Amsterdam’s sex work and drugs policy could provide answers for countries battling HIV
A drugs test, that can prove if purchased drugs contain white heroin, is being sold at more than thirty smart shops in Amsterdam, The Netherlands, 06 December 2014. Tourists are being warned for snorting white heroin that is sold to them as cocaine. Multiple tourists are found dead in Amsterdam after taking a deadly batch of drugs. EPA/BART MAAT

Amsterdam’s tolerance of sex work and recreational drugs has translated into better health outcomes for its citizens. Can its approach be adopted by other countries where HIV thrives in the shadows?

Thys Roes hands over a little pink pill imprinted with a “Hello Kitty” picture. It is from his latest stash of Ecstasy tablets. He wants to know if it is safe before he takes it, so he has headed to a municipal drug-testing centre in Amsterdam to ensure he won’t poison himself.

Judith Noijen scrapes a bit of the tablet off, puts it into a beaker and adds a liquid to it and it turns black. Roes smiles as this means it does contain methylenedioxy-methamphetamine (MDMA), which will give him a high.

As she tests the drug, Noijen warns Roes of the dangers of MDMA, explaining that it can cause his body to overheat but also to retain water, so he must not drink too much water with it.

She also gives a detailed description of the pill to her colleague, Willem van Aken, and he checks to see whether it is in the database, but it isn’t. This means that the pill will need to be tested in a laboratory to see what it contains.

Noijen gives Roes, a cheerful young man with a neat beard, a sample number and tells him to phone for results a few days later.

This is the Jellinek Institute in Amsterdam, a government facility where anyone who wants to take recreational drugs can have them tested for a small fee of Euro 2.50.

The city has decided not to arrest anyone taking illegal drugs, but to help them to make their experience safe and city officials say that there are no injecting drug users on the streets any longer.

Jellinek also treats addiction and alcoholism is the main problem in the Netherlands.
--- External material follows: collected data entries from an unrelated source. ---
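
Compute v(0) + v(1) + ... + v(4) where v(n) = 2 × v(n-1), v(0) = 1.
Computing the sequence terms: 1, 2, 4, 8, 16
Adding these values together:

31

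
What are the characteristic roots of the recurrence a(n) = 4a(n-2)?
Substitute a(n) = rⁿ and divide through by rⁿ⁻²: r² - 4 = 0
Factor: (r + 2)(r - 2) = 0, so r = -2, 2.
General solution: a(n) = A·(-2)ⁿ + B·2ⁿ

Characteristic: r² - 4 = 0, Roots: r = -2, 2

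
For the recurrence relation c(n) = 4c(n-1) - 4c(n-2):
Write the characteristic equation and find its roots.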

Daan van der Gouwe, who is part of the management of the testing centres, says that recreational drugs other than cannabis are still illegal in the Netherlands so each testing site has a special permit.

Our primary motivation is monitoring, to monitor the market in club drugs and our secondary aim is harm reduction,” says Van der Gouwe, explaining that the centres are able to identify problem drugs and issue “red alerts” when they come across dangerous drugs – like the pink “Superman” tablets that killed a number of people throughout Europe last year but none in the Netherlands.

When Dutch Princess Mabel van Oranje welcomed delegates to the International Aids Conference earlier last week, she described her home city as a place that stands for “freedom, open-mindedness and pragmatism”, values that are “crucial to achieving the goal of a world without Aids”.

Academy Award-winning actor Charlize Theron also described Amsterdam as a “beacon of openness and acceptance in a world that feels consumed by isolationism and.. a rising tide of nationalism” when she addressed the opening plenary.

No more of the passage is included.